If you feel stuck with a high-interest loan, you have options. You are not powerless. Here are two clear steps you can take:

  1. Switch Your Existing Loan to EBLR: If your loan was taken before October 2019, it is likely on the older MCLR or Base Rate system. You can approach your bank and ask to switch your loan to their current EBLR regime. They will charge a small one-time fee for this, but the long-term savings from lower interest rates can be huge. Do the math to see if it makes sense for you.
  2. Refinance with Another Bank: Don't be afraid to shop around. Another bank might offer you a loan at a much better EBLR-linked rate to transfer your existing loan balance to them. This is called refinancing or a balance transfer. Compare the interest rates, processing fees, and other terms before making a decision.

Comparing the Loan Regimes

Understanding the difference between the old and new systems is key. Here’s a simple comparison:

FeatureMCLR (Old System)EBLR (New System)
BenchmarkInternal (Bank's own cost of funds)External (e.g., RBI Repo Rate)
TransparencyLow. Hard to understand how the rate is set.High. Directly linked to a public benchmark.
Transmission SpeedSlow. Banks could delay passing on cuts.Fast. Rate changes as soon as the benchmark changes.
Borrower's ControlVery little. You are at the bank's mercy.More clarity. You know why your rate changes.

The Future of Interest Rate Transmission

The move to the EBLR system was a major step by the RBI to solve the transmission problem. For new borrowers, the issue is largely fixed. However, millions of home loans are still on the old MCLR system. The responsibility now falls on those borrowers to be proactive. You need to check your loan documents, understand what system your loan is based on, and take action if you are not getting the benefit of lower rates. The era of passively waiting for your bank to do the right thing is over. By understanding the system and your options, you can ensure that the next time the RBI Monetary Policy brings good news, your bank account sees the benefit too.

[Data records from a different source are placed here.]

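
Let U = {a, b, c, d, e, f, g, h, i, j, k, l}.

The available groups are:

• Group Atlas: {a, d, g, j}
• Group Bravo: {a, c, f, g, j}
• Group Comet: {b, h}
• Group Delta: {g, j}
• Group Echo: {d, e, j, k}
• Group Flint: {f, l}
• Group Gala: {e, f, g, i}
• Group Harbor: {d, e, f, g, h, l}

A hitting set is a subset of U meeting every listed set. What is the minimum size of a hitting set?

T = {b, f, j} meets every group (each contains at least one member of T), and |T| = 3.
The groups Comet, Echo, Flint are pairwise disjoint, so any hitting set needs a separate item for each — at least 3. Hence 3 is optimal.

3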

Frequently Asked Questions

What is monetary policy transmission?
Monetary policy transmission is the process by which the RBI's policy decisions, like changing the repo rate, affect the interest rates that commercial banks offer to their customers on loans and deposits.
Why did the RBI introduce the EBLR system?
The RBI introduced the External Benchmark Linked Rate (EBLR) system to make the transmission of policy rate changes faster and more transparent for borrowers. Under the previous MCLR system, banks were often very slow to pass on rate cuts.
Should I switch my home loan from MCLR to EBLR?
In most cases, switching from an MCLR to an EBLR-based loan is beneficial. EBLR loans are more transparent and typically result in quicker reductions in your interest rate when the RBI cuts the repo rate. You should check the fees and terms with your bank before switching.
Do banks pass on rate hikes faster than rate cuts?
Many borrowers feel that banks are quicker to increase interest rates when the RBI raises the repo rate than they are to decrease them during a rate cut cycle. This is often done to protect their profit margins, also known as the Net Interest Margin (NIM).